One of my favorite courses was the hassun, a traditional plate of bite-sized treats that change daily. We were served slices of grilled turban shell clam, butterbur flower tempura — a slightly bitter, but delicious, winter vegetable; and cooked blowfish jelly. The precision and beauty of the presentation made it all the more delicious. Next we received a bowl of cooked seasonable vegetables (takiawase) that included kabocha, carrot, taro, bamboo shoot, broccoli rabe, eggplant, nama yuba (tofu skin), and nama fu (wheat gluten cake). While this looks like a simple dish of cooked vegetables, preserving the essence and unity of flavors in preparation is no small feat.
Because it was a cold day, we were next served a monkfish hot pot with tofu, seasonal vegetables and mushrooms on a portable Japanese clay cooking stove.
Last but not least was the chef’s selection of sushi. We were handed piece after piece of fish carefully paired with homemade sauces — a good variety derived from vinegars, soy mirin and other sauces. I was stuffed by then but could never refuse sushi.

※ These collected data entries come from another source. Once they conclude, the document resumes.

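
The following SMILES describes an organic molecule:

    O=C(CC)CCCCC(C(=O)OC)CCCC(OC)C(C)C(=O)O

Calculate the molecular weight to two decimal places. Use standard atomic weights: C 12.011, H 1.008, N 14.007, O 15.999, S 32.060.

344.45 g/mol

First, the molecular formula is C18H32O6 (counting implicit H from valence).
  C: 18 × 12.011 = 216.198
  H: 32 × 1.008 = 32.256
  O: 6 × 15.999 = 95.994
Sum: 18×12.011 + 32×1.008 + 6×15.999 = 344.448 → 344.45 g/mol.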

The Japanese say there’s a separate stomach, called betsubara, reserved for dessert. So, despite our protests, he insisted that we have dessert, and we ultimately agreed to share one. The homemade sorbets — white guava and cactus fruit — were superb! This sorbet reminded me of the guava I grew up on in Taiwan. You even get the gritty texture of the pulp in the ice.
I would enjoy Chef Suzuki’s company and conversation any day. The fact that he’s a master sushi chef just sweetens the deal.